🤖 AI Summary
General-purpose robotic policies often overfit during fine-tuning on new tasks, leading to catastrophic forgetting of prior generalization capabilities and poor robustness to in-task distribution shifts. To address this, we propose a weight interpolation-based parameter fusion method: instead of end-to-end fine-tuning, we linearly combine the weights of a task-specific fine-tuned model with those of a pre-trained generalist policy. This approach requires no additional architectural components or explicit regularization. Crucially, it preserves the joint vision-language-action representation capacity of the base model while enabling robust acquisition of novel skills and continual retention of previously learned ones. Experiments demonstrate that the fused model significantly improves out-of-distribution generalization to unseen task variants—both in simulation and on real robotic platforms—and supports progressive integration of multiple skills. Our method provides a lightweight, efficient, and scalable solution for continual learning in general-purpose robotics.
📝 Abstract
Generalist robot policies, trained on large and diverse datasets, have demonstrated the ability to generalize across a wide spectrum of behaviors, enabling a single policy to act in varied real-world environments. However, they still fall short on new tasks not covered in the training data. When finetuned on limited demonstrations of a new task, these policies often overfit to the specific demonstrations--not only losing their prior abilities to solve a wide variety of generalist tasks but also failing to generalize within the new task itself.
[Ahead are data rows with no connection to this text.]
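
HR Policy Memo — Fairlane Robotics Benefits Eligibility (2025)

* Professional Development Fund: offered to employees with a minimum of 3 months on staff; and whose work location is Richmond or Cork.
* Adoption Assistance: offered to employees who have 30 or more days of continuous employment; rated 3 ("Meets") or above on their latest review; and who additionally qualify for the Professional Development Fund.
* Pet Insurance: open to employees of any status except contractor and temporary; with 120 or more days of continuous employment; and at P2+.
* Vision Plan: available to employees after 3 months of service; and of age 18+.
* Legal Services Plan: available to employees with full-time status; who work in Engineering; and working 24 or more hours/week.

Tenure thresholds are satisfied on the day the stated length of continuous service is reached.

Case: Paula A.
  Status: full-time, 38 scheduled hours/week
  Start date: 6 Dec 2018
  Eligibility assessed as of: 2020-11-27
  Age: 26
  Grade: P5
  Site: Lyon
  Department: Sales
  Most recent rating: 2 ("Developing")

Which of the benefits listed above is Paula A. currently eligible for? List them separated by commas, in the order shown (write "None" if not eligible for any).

Pet Insurance, Vision Plan

Service from 6 Dec 2018 to 2020-11-27: 722 days.
Professional Development Fund — service 722 days ≥ 3 months (≈90 days) ✓; site Lyon ✗ (not Richmond or Cork) → not eligible.
Adoption Assistance — service 722 days ≥ 30 days ✓; rating 2 < 3 ✗ → not eligible.
Pet Insurance — status full-time ✓ (not excluded); service 722 days ≥ 120 days ✓; grade P5 ≥ P2 ✓ → eligible.
Vision Plan — service 722 days ≥ 3 months (≈90 days) ✓; age 26 ≥ 18 ✓ → eligible.
Legal Services Plan — status full-time ✓; dept Sales ✗ → not eligible.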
In this work, we aim to develop a method that preserves the generalization capabilities of the generalist policy during finetuning, allowing a single policy to robustly incorporate a new skill into its repertoire. Our goal is a single policy that both learns to generalize to variations of the new task and retains the broad competencies gained from pretraining. We show that this can be achieved through a simple yet effective strategy: interpolating the weights of a finetuned model with that of the pretrained model. We show, across extensive simulated and real-world experiments, that such model merging produces a single model that inherits the generalist abilities of the base model and learns to solve the new task robustly, outperforming both the pretrained and finetuned model on out-of-distribution variations of the new task. Moreover, we show that model merging enables continual acquisition of new skills in a lifelong learning setting, without sacrificing previously learned generalist abilities.